To navigate successfully in an unknown environment, mobile robots have to know their location, and they need a map of the scene.
These two necessities cannot be separated and for navigation purposes they have to be solved simultaneously. The combination of these tasks is known within the robotics community as Simultaneous Localization and Mapping (SLAM).
Different sensors can be used to solve SLAM, but we think that a camera is the most appealing option, this is because it provides dense information content. Using the standard single perspective-projective camera as the only SLAM sensor has two major disadvantages. First, the depth information is immediately lost. To estimate the robot's location and positions' of scene landmarks, the camera has to move and perceive the environment from several different views. Second, the features lying at occlusion boundaries can not be distinctively rejected. However, false features can cause SLAM to collapse.
In this thesis, a recently developed Time-of-Flight (ToF) camera is used as the only sensor input for SLAM. The ToF sensor provides 2D images as the standard perspective-projective camera, but it can also measure the position of the scene features directly. Presented in this work is a new interface for a vision SLAM framework, which incorporates ToF sensor readings in real-time. However, the ToF cameras suffer from several noise effects, e.g. scattering, mixed pixels etc. We present how these various noise effects influence the previously mentioned localization and mapping problem.
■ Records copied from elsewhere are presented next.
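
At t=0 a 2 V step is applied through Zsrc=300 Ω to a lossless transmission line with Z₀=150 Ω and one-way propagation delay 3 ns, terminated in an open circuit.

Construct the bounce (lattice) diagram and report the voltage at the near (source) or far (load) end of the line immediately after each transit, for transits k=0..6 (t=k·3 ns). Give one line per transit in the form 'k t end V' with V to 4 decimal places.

Γ_L=1.000000, Γ_S=0.333333; launch V₁=2·150/450=0.666667
k=0 src: V=0.6667
k=1 load: inc=0.666667, refl=0.666667·1.000000=0.6667; V=0.000000+0.666667+0.666667=1.3333
k=2 src: inc=0.666667, refl=0.666667·0.333333=0.2222; V=0.666667+0.666667+0.222222=1.5556
k=3 load: inc=0.222222, refl=0.222222·1.000000=0.2222; V=1.333333+0.222222+0.222222=1.7778
k=4 src: inc=0.222222, refl=0.222222·0.333333=0.0741; V=1.555556+0.222222+0.074074=1.8519
k=5 load: inc=0.074074, refl=0.074074·1.000000=0.0741; V=1.777778+0.074074+0.074074=1.9259
k=6 src: inc=0.074074, refl=0.074074·0.333333=0.0247; V=1.851852+0.074074+0.024691=1.9506

0 0 source 0.6667
1 3 load 1.3333
2 6 source 1.5556
3 9 load 1.7778
4 12 source 1.8519
5 15 load 1.9259
6 18 source 1.9506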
Initially the experimental results for the selected vision SLAM framework using the ToF camera performed well, when enough near distant features have been available. In case new features were not detectable, SLAM usually gets instable or lost.
To tackle the problem of false scene landmarks lying at occlusion boundaries a concept is presented. The idea of this concept is to straightforwardly use the measured 3D information to analyze the cornerness of a landmark. Simulated results show that landmarks can be identified using the analysis based on the eigen decomposition, and this can improve the real-time feature initialization.